Day 25 – Death Valley National Park

May 16

An incredible sunset

Death Valley National Park

The next day we drove through Nevada to reach Death Valley National Park. It required driving through the endless traffic and suburban sprawl.

We stopped in Pahrump for supplies before taking Highway 190 into Death Valley. 

It is a good way to get lots of picturesque views of the park. 

The weather was very cooperative, too. It was hot, but in the 90’s hot rather than the 100 + temperatures. And it wasn’t windy. A couple of years ago, we were here during a big dust storm. Even once the storm was over, there wasn’t much visibility for at least a week. 

The air was clean so we could see all the important features, like Zabriskie Point

The iconic, vintage Furnace Creek Inn was currently under construction. We stopped at the Visitor Center. Their sign claimed that it was 92 degrees. The displays are interesting. 

We stopped by the post office to mail a letter. How many letters have a Death Valley postmark?

We continued north following the Scotty’s Castle Road up to Grapevine where the road to Scotty’s Castle is closed. We continued up the Death Valley/Big Pine Road to Eureka Dunes, our planned campsite for the night. 


After following us most of this drive, Marc and the guys went ahead.  It didn’t take Marc and the other vehicles to get out of sight. 

This section of the Death Valley/Big Pine Road is gravel, not paved. As expected, it was almost all washboard. It was a bone jarring experience. Thank goodness the views along the way are interesting, especially from a landscape and wildflower perspective.


We caught up with them, not too far from the turn off onto South Eureka Valley Road. They had been stopping to take photos of the Cube and the other two XP vehicles. 

Since the light was fading, we headed out to Eureka Dunes. 

The XP vehicles took off in front of us again.


The light on the mountains as we came into Eureka Valley was beautiful.

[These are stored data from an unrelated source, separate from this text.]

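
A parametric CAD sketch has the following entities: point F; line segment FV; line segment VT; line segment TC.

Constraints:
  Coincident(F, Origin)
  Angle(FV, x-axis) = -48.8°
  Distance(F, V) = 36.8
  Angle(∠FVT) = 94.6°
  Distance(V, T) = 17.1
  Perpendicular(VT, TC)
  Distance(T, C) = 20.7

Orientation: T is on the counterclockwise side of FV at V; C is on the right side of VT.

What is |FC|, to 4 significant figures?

60.78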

Eureka Dunes are in an enclosed basin. They are appropriately three miles wide by one mile deep. At over 680 ft, they are the tallest sand dunes in California and among the tallest in North America. One unusual feature is that under the right conditions, they sing.

Eureka Dunes

One of campsites was occupied, but all the others were available. We picked one near the end.

We took several photos of the area.

Marc cooked a very fancy dinner which included filet mignon, asparagus and a grilled Caesar salad.

We all ate and drank well and went to bed.